In Paris, France’s commitment was decisive in building a new European order.
These founding efforts were supported by the momentum of European integration (the European Economic Community , which became the European Union in 1993) which was strongly attached to German reunification.
By determining equal dignity of all European Member States, the CSCE and the Charter of Paris made it possible to reunite Europe, with its history and geography, as Jean-Yves Le Drian recalled in his Prague speech on 5 December 2019.
Freed from the blocs, Europe experienced several decades of unprecedented stability and prosperity, especially supported by the political emergence of the European Union.

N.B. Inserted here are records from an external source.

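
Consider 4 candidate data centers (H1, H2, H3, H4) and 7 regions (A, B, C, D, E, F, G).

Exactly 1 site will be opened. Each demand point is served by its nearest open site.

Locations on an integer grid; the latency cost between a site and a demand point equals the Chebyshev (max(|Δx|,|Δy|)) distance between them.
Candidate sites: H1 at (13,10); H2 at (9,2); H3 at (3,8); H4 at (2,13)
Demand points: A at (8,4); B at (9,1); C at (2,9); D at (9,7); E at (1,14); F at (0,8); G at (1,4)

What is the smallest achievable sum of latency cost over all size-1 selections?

Open {H3}.
  A→H3 5, B→H3 7, C→H3 1, D→H3 6, E→H3 6, F→H3 3, G→H3 4  ⇒ total 32.
Compare {H2}: total 44.
Compare {H4}: total 47.
No size-1 selection does better; minimum is 32.

32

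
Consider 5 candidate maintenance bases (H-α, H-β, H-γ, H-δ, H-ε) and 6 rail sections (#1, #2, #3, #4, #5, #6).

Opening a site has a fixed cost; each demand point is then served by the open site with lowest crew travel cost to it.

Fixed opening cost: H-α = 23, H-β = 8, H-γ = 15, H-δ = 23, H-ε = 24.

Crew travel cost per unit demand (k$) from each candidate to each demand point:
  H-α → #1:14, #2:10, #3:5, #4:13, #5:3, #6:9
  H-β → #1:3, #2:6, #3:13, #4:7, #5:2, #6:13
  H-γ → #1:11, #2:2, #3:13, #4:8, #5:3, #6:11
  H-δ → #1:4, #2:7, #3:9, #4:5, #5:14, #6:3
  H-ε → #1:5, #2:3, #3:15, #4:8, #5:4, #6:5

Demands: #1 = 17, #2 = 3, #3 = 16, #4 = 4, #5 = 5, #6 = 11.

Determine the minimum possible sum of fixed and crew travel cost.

Open {H-α, H-β, H-δ}: assign each demand point to its cheapest open site.
  #1→H-β 17×3=51, #2→H-β 3×6=18, #3→H-α 16×5=80, #4→H-δ 4×5=20, #5→H-β 5×2=10, #6→H-δ 11×3=33
  crew travel cost 212, fixed 54 → total 266.
Compare {H-α, H-β, H-γ, H-δ}: crew travel cost 200 + fixed 69 = 269.
Compare {H-α, H-β, H-δ, H-ε}: crew travel cost 203 + fixed 78 = 281.
Compare {H-α, H-δ}: crew travel cost 237 + fixed 46 = 283.
All other subsets cost ≥ 269. Minimum total cost: 266.

266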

In recent years, in Europe and in the rest of the world, the “Helsinki spirit” that illustrates this openness to dialogue and the organization of peaceful relationships between States in multilateral institutions has been brutally challenged.
Power struggles have appeared at Europe’s frontiers, threatening the prosperity and sovereignty of European countries.
On 8 October 2020 in Bratislava, Jean-Yves Le Drian responded to the gradual dismantling of the architecture of European security founded by the Charter of Paris, and called for the construction of common European sovereignty. This European sovereignty must be asserted in the fields of industry, trade policy, defence, and digital technology in order to continue to develop in Europe and in the world a European “third way” that is humanist, and careful to monitor the development of technologies, and to protect common goods and the planet.